TCC’s policy states that “the college district may create a public forum of a place or channel of communication for use by the public at large for assembly and speech, for use by certain speakers, or for the discussion of certain subjects.”
NE student Clayton Smith sent administrators an e-mail April 20 stating an intention to host a similar “empty holster protest” as part of national protests organized by Students for Concealed Carry on Campus.
According to the complaint filed in federal court Nov. 3, Smith said in the e-mail that the protest would be peaceful and holsters empty.
Administrators again prohibited the group from wearing empty holsters anywhere on campus and restricted the protest to the “east front porch of the Student Center Building.”
No protest was held.
Johnson-Hadley, now as interim chancellor, prohibited the group a third time after Smith informed TCC Oct. 30 that a protest would be held in November, according to the lawsuit.
Johnson-Hadley told Smith that TCC’s student protest policy remained unchanged and that the “campuses have specific requirements for those who wish to protest on campus.”
Refusing to abide by TCC’s regulations and believing them to be unconstitutional, Smith and another NE student John Schwertz then filed suit.
In a 2004 case against Texas Tech’s free speech gazebo brought by law student Jason Roberts, a federal judge determined that Tech’s policy limiting free speech to one location and requiring advance notice violated the First Amendment.

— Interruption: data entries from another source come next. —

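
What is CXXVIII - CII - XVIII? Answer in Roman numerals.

CXXVIII = 128, CII = 102, XVIII = 18
128 - 102 = 26
26 - 18 = 8

VIII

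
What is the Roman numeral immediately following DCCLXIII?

DCCLXIII = 763; next is 764

DCCLXIV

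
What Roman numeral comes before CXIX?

CXIX = 119; previous is 118

CXVIII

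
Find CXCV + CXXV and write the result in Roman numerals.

CXCV = 195
CXXV = 125
195 + 125 = 320

CCCXX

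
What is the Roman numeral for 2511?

Convert 2511 to Roman numerals:
  2511 contains 2×1000 (MM)
  511 contains 1×500 (D)
  11 contains 1×10 (X)
  1 contains 1×1 (I)

MMDXI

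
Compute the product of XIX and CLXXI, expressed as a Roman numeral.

XIX = 19
CLXXI = 171
19 × 171 = 3249

MMMCCXLIX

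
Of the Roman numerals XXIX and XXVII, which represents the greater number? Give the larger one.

XXIX = 29
XXVII = 27
29 is larger

XXIX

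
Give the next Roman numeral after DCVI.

DCVI = 606; next is 607

DCVII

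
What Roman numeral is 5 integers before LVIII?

LVIII = 58
58 - 5 = 53

LIII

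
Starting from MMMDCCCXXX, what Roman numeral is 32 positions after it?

MMMDCCCXXX = 3830
3830 + 32 = 3862

MMMDCCCLXII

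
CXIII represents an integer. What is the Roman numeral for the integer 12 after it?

CXIII = 113
113 + 12 = 125

CXXV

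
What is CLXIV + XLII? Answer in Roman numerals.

CLXIV = 164
XLII = 42
164 + 42 = 206

CCVI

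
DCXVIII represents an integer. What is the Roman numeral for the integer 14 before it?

DCXVIII = 618
618 - 14 = 604

DCIV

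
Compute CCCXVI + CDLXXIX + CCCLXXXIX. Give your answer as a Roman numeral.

CCCXVI = 316, CDLXXIX = 479, CCCLXXXIX = 389
316 + 479 = 795
795 + 389 = 1184

MCLXXXIV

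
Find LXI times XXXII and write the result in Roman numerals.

LXI = 61
XXXII = 32
61 × 32 = 1952

MCMLII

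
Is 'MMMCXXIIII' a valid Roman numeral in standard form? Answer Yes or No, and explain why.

'MMMCXXIIII': More than 3 consecutive I's

No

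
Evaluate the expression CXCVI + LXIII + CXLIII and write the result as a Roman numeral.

CXCVI = 196, LXIII = 63, CXLIII = 143
196 + 63 = 259
259 + 143 = 402

CDII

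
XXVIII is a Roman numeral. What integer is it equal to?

XXVIII: X=10, X=10, V=5, I=1, I=1, I=1
10 + 10 + 5 + 1 + 1 + 1 = 28

28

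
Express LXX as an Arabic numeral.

LXX: L=50, X=10, X=10
50 + 10 + 10 = 70

70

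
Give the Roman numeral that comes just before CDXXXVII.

CDXXXVII = 437, so the previous integer is 437 - 1 = 436

CDXXXVI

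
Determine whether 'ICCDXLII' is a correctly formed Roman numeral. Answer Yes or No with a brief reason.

'ICCDXLII': Invalid subtractive combination: IC

No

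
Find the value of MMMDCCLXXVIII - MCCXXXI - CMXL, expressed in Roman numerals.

MMMDCCLXXVIII = 3778, MCCXXXI = 1231, CMXL = 940
3778 - 1231 = 2547
2547 - 940 = 1607

MDCVII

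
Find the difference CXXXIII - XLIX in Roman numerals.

CXXXIII = 133
XLIX = 49
133 - 49 = 84

LXXXIV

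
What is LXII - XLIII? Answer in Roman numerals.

LXII = 62
XLIII = 43
62 - 43 = 19

XIX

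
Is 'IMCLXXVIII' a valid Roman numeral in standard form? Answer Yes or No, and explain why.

'IMCLXXVIII': Invalid subtractive combination: IM

No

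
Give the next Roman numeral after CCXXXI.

CCXXXI = 231; next is 232

CCXXXII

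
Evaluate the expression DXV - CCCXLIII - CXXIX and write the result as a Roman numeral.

DXV = 515, CCCXLIII = 343, CXXIX = 129
515 - 343 = 172
172 - 129 = 43

XLIII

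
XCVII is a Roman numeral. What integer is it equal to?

XCVII: XC=90, V=5, I=1, I=1
90 + 5 + 1 + 1 = 97

97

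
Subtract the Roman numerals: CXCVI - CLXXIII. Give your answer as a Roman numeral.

CXCVI = 196
CLXXIII = 173
196 - 173 = 23

XXIII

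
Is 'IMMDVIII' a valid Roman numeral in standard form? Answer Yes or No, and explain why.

'IMMDVIII': Invalid subtractive combination: IM

No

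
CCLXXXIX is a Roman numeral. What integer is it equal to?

CCLXXXIX: C=100, C=100, L=50, X=10, X=10, X=10, IX=9
100 + 100 + 50 + 10 + 10 + 10 + 9 = 289

289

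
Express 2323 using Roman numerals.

Convert 2323 to Roman numerals:
  2323 contains 2×1000 (MM)
  323 contains 3×100 (CCC)
  23 contains 2×10 (XX)
  3 contains 3×1 (III)

MMCCCXXIII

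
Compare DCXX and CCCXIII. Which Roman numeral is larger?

DCXX = 620
CCCXIII = 313
620 is larger

DCXX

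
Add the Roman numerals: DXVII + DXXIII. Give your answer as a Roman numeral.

DXVII = 517
DXXIII = 523
517 + 523 = 1040

MXL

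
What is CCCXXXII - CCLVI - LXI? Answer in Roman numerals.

CCCXXXII = 332, CCLVI = 256, LXI = 61
332 - 256 = 76
76 - 61 = 15

XV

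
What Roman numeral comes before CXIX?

CXIX = 119; previous is 118

CXVIII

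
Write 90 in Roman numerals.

Convert 90 to Roman numerals:
  90 contains 1×90 (XC)

XC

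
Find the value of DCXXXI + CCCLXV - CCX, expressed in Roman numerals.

DCXXXI = 631, CCCLXV = 365, CCX = 210
631 + 365 = 996
996 - 210 = 786

DCCLXXXVI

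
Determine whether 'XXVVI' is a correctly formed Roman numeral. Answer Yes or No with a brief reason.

'XXVVI': V should not appear more than once

No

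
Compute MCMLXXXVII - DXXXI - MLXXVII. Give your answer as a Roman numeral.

MCMLXXXVII = 1987, DXXXI = 531, MLXXVII = 1077
1987 - 531 = 1456
1456 - 1077 = 379

CCCLXXIX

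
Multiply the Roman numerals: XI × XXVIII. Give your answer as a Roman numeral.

XI = 11
XXVIII = 28
11 × 28 = 308

CCCVIII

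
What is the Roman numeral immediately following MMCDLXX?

MMCDLXX = 2470; next is 2471

MMCDLXXI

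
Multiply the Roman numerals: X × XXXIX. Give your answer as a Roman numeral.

X = 10
XXXIX = 39
10 × 39 = 390

CCCXC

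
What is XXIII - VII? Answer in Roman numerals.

XXIII = 23
VII = 7
23 - 7 = 16

XVI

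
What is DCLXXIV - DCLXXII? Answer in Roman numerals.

DCLXXIV = 674
DCLXXII = 672
674 - 672 = 2

II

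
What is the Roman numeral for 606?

Convert 606 to Roman numerals:
  606 contains 1×500 (D)
  106 contains 1×100 (C)
  6 contains 1×5 (V)
  1 contains 1×1 (I)

DCVI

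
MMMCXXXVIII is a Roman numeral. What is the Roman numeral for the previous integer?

MMMCXXXVIII = 3138, so the previous integer is 3138 - 1 = 3137

MMMCXXXVII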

Tech has since adopted a campuswide free speech policy and Angelo State University, part of the Tech system, adopted a similar policy in September 2008.
University of North Texas officials, under pressure from FIRE and UNT’s Free Speech Coalition, announced changes in the institution’s student demonstration policy to a campuswide policy similar to those at Texas A&M and the University of Texas, the student-run North Texas Daily reported Oct. 16.
“Basically, the campus is now a free speech area. We do not restrict free speech. We have done away with the zones,” UNT President Gretchen Bataille said in a North Texas Daily interview.
UNT did not go to court before revising its policy.
Late Friday, a continuance, agreed upon by both parties, was granted and a hearing in the TCC lawsuit was rescheduled for Jan. 12, TCC attorney Angela Robinson said.